Ajoute le bouton d'impression dans la barre d'outil de Safari. Après, ça prend trois clics.


----------



## AM28 (18 Mars 2010)

Moonwalker a dit:


> Ajoute le bouton d'impression dans la barre d'outil de Safari. Après, ça prend trois clics.



merci, ça je l'ai fait mais ça ne répond pas à ma question : je voudrais que le pdf imprimé aille directement se combiner avec un pdf existant d'archives.


----------



## Moonwalker (18 Mars 2010)

AM28 a dit:


> merci, ça je l'ai fait mais ça ne répond pas à ma question : je voudrais que le pdf imprimé aille directement se combiner avec un pdf existant d'archives.



Ben alors, formule un peu mieux tes questions. 

Le dossier à viser est PDF Services.

Il en existe un, tu peux en créer un deuxième.

/Library/PDF Services (commun à tous les comptes)

~/Library/PDF Services (à un compte particulier)

http://developer.apple.com/mac/libr...html#//apple_ref/doc/uid/TP30000166-TPXREF101


----------



## AM28 (20 Mars 2010)

Merci Moonwalker, je crois que je vais pouvoir commencer à développer de petites applis toutes simples avec ce lien !

En revanche ça m'a l'air assez touffu au démarrage... si quelqu'un a un petit conseil, je suis preneur !
(je suis assez dérouté par Automator version Leopard, la version Tiger me paraissait légèrement plus intuitive, je me trompe ?)


----------



## Moonwalker (24 Mars 2010)

Les différences avec la version Tiger sont effectivement importantes. Automator 2 est une version totalement remaniée. Il faut réapprendre Automator, oublier ce qu'on faisait en Tiger.

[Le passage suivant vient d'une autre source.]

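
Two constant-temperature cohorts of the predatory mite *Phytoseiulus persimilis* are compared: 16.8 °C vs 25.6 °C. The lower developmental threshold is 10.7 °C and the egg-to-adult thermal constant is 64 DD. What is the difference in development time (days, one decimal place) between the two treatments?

6.2 days

At 16.8 °C: 64 / (16.8 − 10.7) = 64 / 6.1 = 10.492 d.
At 25.6 °C: 64 / (25.6 − 10.7) = 64 / 14.9 = 4.295 d.
Difference = |10.492 − 4.295| = 6.197 ≈ 6.2 days.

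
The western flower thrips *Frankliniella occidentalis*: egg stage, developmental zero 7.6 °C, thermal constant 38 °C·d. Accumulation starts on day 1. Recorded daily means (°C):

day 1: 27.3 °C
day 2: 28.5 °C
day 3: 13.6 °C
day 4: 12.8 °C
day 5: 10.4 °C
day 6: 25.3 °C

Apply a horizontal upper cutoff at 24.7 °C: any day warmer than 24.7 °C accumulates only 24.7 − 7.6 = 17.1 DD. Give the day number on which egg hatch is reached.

Daily DD above 7.6 °C (capped at 17.1): 17.1, 17.1, 6.0, 5.2, 2.8, 17.1.
Cumulative: 17.1, 34.2, 40.2, 45.4, 48.2, 65.3.
The total first reaches 38 DD on day 3.

day 3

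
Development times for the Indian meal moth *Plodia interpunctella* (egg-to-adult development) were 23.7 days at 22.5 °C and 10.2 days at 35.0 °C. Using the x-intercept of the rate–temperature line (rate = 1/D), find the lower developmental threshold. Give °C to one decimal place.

13.1 °C

Linear rate model ⇒ the product D·(T − T_b) is constant across temperatures.
23.7·(22.5 − T_b) = 10.2·(35.0 − T_b)
T_b = (23.7·22.5 − 10.2·35.0) / (23.7 − 10.2) = 176.25 / 13.5 = 13.056 °C ≈ 13.1 °C.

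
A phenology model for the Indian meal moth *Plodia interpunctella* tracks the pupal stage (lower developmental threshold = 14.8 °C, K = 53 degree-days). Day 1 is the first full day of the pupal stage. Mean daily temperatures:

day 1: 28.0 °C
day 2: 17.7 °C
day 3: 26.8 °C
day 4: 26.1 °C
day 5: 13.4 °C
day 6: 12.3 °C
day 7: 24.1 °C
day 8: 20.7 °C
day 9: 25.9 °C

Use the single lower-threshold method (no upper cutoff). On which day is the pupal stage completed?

day 8

Daily DD above 14.8 °C: 13.2, 2.9, 12.0, 11.3, 0.0, 0.0, 9.3, 5.9, 11.1.
Cumulative: 13.2, 16.1, 28.1, 39.4, 39.4, 39.4, 48.7, 54.6, 65.7.
The total first reaches 53 DD on day 8.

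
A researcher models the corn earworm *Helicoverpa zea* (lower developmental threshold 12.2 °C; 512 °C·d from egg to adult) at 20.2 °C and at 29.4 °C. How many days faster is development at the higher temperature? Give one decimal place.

At 20.2 °C: 512 / (20.2 − 12.2) = 512 / 8.0 = 64.000 d.
At 29.4 °C: 512 / (29.4 − 12.2) = 512 / 17.2 = 29.767 d.
Difference = |64.000 − 29.767| = 34.233 ≈ 34.2 days.

34.2 days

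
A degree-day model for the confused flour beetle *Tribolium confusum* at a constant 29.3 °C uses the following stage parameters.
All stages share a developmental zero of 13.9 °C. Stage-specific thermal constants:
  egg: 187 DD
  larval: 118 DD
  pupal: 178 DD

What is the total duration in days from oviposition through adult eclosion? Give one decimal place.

31.4 days

Daily accumulation at 29.3 °C = 29.3 − 13.9 = 15.4 DD/day.
Total K = 187 + 118 + 178 = 483 DD.
Total duration = 483 / 15.4 = 31.364 ≈ 31.4 days.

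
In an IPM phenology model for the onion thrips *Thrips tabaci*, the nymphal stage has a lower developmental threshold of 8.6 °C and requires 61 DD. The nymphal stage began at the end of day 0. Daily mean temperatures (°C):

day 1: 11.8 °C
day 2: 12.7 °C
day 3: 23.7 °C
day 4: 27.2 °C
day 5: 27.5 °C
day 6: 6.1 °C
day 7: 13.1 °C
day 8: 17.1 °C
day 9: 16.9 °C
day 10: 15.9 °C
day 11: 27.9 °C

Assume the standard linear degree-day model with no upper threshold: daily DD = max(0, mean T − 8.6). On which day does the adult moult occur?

day 7

Daily DD above 8.6 °C: 3.2, 4.1, 15.1, 18.6, 18.9, 0.0, 4.5, 8.5, 8.3, 7.3, 19.3.
Cumulative: 3.2, 7.3, 22.4, 41.0, 59.9, 59.9, 64.4, 72.9, 81.2, 88.5, 107.8.
The total first reaches 61 DD on day 7.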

La version Snow Leopard constitue aussi un changement important. Il y a de nouvelles actions, plus puissantes, notamment pour les PDF. Il faut définir d'avance le type de processus qu'on veut créer (workflow, application, service, action de dossiers, modules d'impression, alarme iCal, module de transfert).

Dans ton cas, module d'impression serait tout indiqué.

Mais fait d'abord ton workflow normal ensuite tu le recommenceras en module d'impression.

(je ne sais pas pourquoi, j'étais parti dans l'idée que tu étais encore sur 10.5 - ta signature est ton premier post étaient pourtant clairs)


----------